It feels like every few years in order to renew my developer license it is required that I design a Now Playing screen.
Historical Background
The earliest one I remember making was for my app Audiobooks, which back in 2009 looked like this:
You know that’s an ancient screenshot because it is 320x480, we are talking about a time even before background audio existed.
Things have come quite a long ways since then. In the intervening years I’ve probably designed at least a dozen different Now Playing screens. Each presents a really interesting design exercise.
The design brief is pretty straightforward:
- Playing item metadata (title, artist, artwork, etc)
- Playback controls (forward, backwards, play, pause, …)
That’s it. Organize those elements in a manner that is intuitive to the user and aesthetically attractive. That simplicity is what makes it such an interesting playground to work in.
Widgetsmith Music
The next project I’m working on is to add MusicKit integration to Widgetsmith. This will include a variety of music related widgets and then the ability to play the audio from within Widgetsmith when tapped. So I today again find myself designing another Now Playing screen.
Don’t reinvent the wheel.
While a design project like this is probably a beautiful opportunity for a skilled visual designer, an chance to explore and expand what is possible…an opportunity to innovate. For me a task like this falls squarely into the mindset of being a follower, not a leader.
Maybe that’s a cop out, but this isn’t the distinctive feature of the app, it is a secondary feature and secondary features’ main job is to be intuitive. So what I want is for my design to be immediately intuitive and understandable. I was to optimize for familiarity over distinctiveness.
Here are the Now Playing screens in three popular streaming services:
The current ‘fashion’ is to have relatively minimal looking UI with artwork taking the dominant visual weight. Of the three designs I personally prefer the Apple Music one best. It feels more visually balanced and uncomplicated than the rest.
So that is what I’ll be basing my design inspiration around. With the caveat that my design will be necessarily simpler than any of these because I’m not building a widely featured music player, just a basic one which lets you play/pause and do basic navigation.
Speedrun Design
To get started with a project like this I often use a ‘Speedrun Design’ approach. This involves as quickly as possible building something which is visually similar to your ultimate vision, created using the same medium that you will ultimately be using.
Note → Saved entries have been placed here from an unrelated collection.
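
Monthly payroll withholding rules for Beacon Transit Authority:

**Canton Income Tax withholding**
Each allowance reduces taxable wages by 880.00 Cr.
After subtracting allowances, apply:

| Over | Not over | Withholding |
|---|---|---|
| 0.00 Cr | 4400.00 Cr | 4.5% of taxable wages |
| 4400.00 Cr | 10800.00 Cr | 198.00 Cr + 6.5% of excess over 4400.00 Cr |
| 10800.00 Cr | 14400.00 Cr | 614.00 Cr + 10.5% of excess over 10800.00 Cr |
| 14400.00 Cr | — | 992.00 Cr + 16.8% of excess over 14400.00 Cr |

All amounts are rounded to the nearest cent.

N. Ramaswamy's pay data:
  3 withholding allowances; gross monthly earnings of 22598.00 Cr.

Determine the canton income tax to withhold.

1925.74 Cr

Canton Income Tax: taxable = 22598.00 Cr − 3×880.00 Cr = 19958.00 Cr
  992.00 Cr + 16.8% × (19958.00 Cr − 14400.00 Cr) = 992.00 Cr + 16.8% × 5558.00 Cr = 1925.74 Cr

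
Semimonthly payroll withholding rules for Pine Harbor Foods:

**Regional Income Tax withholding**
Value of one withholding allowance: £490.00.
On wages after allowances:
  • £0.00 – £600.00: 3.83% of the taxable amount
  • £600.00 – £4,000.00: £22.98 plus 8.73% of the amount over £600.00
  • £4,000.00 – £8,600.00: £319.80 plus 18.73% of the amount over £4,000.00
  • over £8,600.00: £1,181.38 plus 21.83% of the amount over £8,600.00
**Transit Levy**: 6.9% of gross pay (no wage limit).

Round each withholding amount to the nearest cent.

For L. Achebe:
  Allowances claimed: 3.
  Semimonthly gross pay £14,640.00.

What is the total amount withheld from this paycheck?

Regional Income Tax: taxable = £14,640.00 − 3×£490.00 = £13,170.00
  £1,181.38 + 21.83% × (£13,170.00 − £8,600.00) = £1,181.38 + 21.83% × £4,570.00 = £2,179.01
Transit Levy: 6.9% × £14,640.00 = £1,010.16
Total: £2,179.01 + £1,010.16 = £3,189.17

£3,189.17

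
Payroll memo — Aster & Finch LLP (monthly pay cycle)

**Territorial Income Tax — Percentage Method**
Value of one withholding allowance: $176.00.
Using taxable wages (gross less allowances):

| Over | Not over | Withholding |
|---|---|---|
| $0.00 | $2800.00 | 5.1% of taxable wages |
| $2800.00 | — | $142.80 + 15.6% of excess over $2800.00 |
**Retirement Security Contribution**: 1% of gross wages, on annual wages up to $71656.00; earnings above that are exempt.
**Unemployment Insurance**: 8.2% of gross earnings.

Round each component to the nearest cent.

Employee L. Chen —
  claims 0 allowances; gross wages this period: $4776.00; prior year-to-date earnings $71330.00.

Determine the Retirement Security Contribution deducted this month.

Retirement Security Contribution: cap $71656.00 − YTD $71330.00 = $326.00 subject; 1% × $326.00 = $3.26

$3.26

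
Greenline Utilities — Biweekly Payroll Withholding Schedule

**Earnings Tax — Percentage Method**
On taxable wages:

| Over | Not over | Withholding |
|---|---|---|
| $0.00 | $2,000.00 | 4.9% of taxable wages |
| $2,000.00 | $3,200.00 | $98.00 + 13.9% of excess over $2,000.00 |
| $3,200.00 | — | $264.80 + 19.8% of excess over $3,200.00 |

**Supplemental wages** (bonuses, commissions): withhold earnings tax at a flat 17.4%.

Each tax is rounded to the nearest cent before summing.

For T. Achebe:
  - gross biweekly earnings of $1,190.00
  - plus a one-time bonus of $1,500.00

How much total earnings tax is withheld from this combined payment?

$319.31

Earnings Tax: taxable = $1,190.00
  4.9% × $1,190.00 = $58.31
Supplemental (17.4% flat on bonus): 17.4% × $1,500.00 = $261.00
Total earnings tax: $58.31 + $261.00 = $319.31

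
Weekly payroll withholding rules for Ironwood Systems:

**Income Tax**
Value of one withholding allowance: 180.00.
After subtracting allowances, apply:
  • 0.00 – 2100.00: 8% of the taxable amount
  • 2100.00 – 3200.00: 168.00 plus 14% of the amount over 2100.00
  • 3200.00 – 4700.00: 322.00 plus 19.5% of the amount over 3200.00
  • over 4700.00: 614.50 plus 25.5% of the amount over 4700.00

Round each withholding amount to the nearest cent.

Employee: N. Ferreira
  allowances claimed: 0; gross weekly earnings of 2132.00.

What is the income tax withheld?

172.48

Income Tax: taxable = 2132.00
  168.00 + 14% × (2132.00 − 2100.00) = 168.00 + 14% × 32.00 = 172.48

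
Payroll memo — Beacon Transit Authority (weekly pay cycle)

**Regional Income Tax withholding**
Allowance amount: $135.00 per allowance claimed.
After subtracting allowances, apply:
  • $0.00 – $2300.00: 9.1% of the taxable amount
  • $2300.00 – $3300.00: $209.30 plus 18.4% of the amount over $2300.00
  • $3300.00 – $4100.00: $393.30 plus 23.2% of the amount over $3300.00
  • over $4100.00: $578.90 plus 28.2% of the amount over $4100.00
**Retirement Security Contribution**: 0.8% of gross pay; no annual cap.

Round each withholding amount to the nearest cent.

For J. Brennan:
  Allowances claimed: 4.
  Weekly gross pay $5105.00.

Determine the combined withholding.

Regional Income Tax: taxable = $5105.00 − 4×$135.00 = $4565.00
  $578.90 + 28.2% × ($4565.00 − $4100.00) = $578.90 + 28.2% × $465.00 = $710.03
Retirement Security Contribution: 0.8% × $5105.00 = $40.84
Total: $710.03 + $40.84 = $750.87

$750.87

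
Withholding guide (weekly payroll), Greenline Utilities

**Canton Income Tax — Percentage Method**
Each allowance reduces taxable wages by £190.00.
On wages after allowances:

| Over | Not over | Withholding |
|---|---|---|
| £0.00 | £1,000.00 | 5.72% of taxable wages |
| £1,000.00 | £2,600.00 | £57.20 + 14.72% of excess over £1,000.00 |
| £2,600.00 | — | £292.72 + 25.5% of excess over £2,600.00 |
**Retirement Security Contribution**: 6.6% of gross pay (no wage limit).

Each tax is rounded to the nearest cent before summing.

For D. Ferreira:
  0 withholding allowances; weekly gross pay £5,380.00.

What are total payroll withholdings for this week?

Canton Income Tax: taxable = £5,380.00
  £292.72 + 25.5% × (£5,380.00 − £2,600.00) = £292.72 + 25.5% × £2,780.00 = £1,001.62
Retirement Security Contribution: 6.6% × £5,380.00 = £355.08
Total: £1,001.62 + £355.08 = £1,356.70

£1,356.70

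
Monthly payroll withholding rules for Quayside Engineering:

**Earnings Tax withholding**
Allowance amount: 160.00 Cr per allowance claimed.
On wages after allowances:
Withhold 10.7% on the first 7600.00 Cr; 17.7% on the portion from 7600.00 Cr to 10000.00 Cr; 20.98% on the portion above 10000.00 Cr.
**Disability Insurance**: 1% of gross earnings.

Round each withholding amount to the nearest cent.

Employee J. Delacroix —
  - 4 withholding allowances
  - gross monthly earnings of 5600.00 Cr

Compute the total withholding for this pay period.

586.72 Cr

Earnings Tax: taxable = 5600.00 Cr − 4×160.00 Cr = 4960.00 Cr
  10.7% × 4960.00 Cr = 530.72 Cr
Disability Insurance: 1% × 5600.00 Cr = 56.00 Cr
Total: 530.72 Cr + 56.00 Cr = 586.72 Cr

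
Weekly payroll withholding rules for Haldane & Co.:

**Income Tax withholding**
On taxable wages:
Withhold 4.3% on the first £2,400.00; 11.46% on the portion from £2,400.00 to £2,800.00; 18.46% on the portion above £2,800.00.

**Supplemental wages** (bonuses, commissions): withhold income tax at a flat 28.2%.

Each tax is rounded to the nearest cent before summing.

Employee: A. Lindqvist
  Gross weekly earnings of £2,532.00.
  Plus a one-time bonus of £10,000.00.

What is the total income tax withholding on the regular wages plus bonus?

£2,938.33

Income Tax: taxable = £2,532.00
  £103.20 + 11.46% × (£2,532.00 − £2,400.00) = £103.20 + 11.46% × £132.00 = £118.33
Supplemental (28.2% flat on bonus): 28.2% × £10,000.00 = £2,820.00
Total income tax: £118.33 + £2,820.00 = £2,938.33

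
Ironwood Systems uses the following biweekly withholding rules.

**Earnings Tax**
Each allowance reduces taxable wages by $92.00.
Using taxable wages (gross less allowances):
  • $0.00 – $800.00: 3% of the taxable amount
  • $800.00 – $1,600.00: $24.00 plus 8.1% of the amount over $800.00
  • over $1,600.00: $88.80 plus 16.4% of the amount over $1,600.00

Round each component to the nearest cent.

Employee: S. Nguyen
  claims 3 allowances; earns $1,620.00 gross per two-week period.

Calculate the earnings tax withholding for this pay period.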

In my case this is MusicKit and SwiftUI.
So this morning I got to work building out my initial design. I recorded the speedrun session and sped it up 25X below:
I’m using the MusicKit affordances to get the key colors for the currently playing artwork. For the speedrun I’m just hard-coding these using values I previously extracted in another prototype. (Using the Andor and Mandalorian artwork because they contrast strongly against other)
I’m pretty happy with this as a starting point, it is visually simple and should be immediately comfortable to anyone coming from Apple Music.
Lots of work to be done actually implementing this and tweaking the design, but by speedrunning my starting point, I can start to live with it sooner and get used to how it works in practice.